My question is - How can I reduce the size of these sprites? Should I use a mesh renderer instead as we have much more control over Texture2D using Advanced Import Settings which cannot be applied to Sprites?

Thank You.

You’ll need to make square power of two textures to reduce size, that’s why an Atlas and sprites are good solutions.
You also need to use good compression for your textures.
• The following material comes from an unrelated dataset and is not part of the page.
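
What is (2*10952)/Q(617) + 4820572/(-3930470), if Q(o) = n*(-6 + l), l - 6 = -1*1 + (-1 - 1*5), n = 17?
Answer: -43333331474/233862965 ≈ -185.29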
Texture Compression The only texture compression format supported
by iOS is PVRTC. PVRTC provides
support for RGB and RGBA (color
information plus an alpha channel)
texture formats and can compress a
single pixel to two or four bits.

The PVRTC format is essential to
reduce the memory footprint and to
reduce consumption of memory bandwidth
(ie, the rate at which data can be
read from memory, which is usually
very limited on mobile devices).

Here are some interesting articles :

Unity Texture Importer
Getting Started with iOS Development
Reducing the File Size of the Build
iOS Hardware Guide
Texture Size Guidelines for iPhone

Are you talking about the size of the build? The “download” size? If so, I don’t think any of the details matter. All you can do is shrink the texture size any way you can.

If you can’t shrink them enough without looking bad, then could try “building” each room out of several reusable textures.

My logic is this: the build uses real compression (like a zip.) And real compression is format independant. It’s like hiring movers – it doesn’t matter how your furniture is arranged now.

For the space the App takes on the device, that I’m not sure sure about, but I’d guess it’s also compressed “for real,” so no format tricks can help.

The only time formats, powers-of-two … matter is the memory needed to run the app. That’s when things get expanded (un-zipped) into official formats for their data type.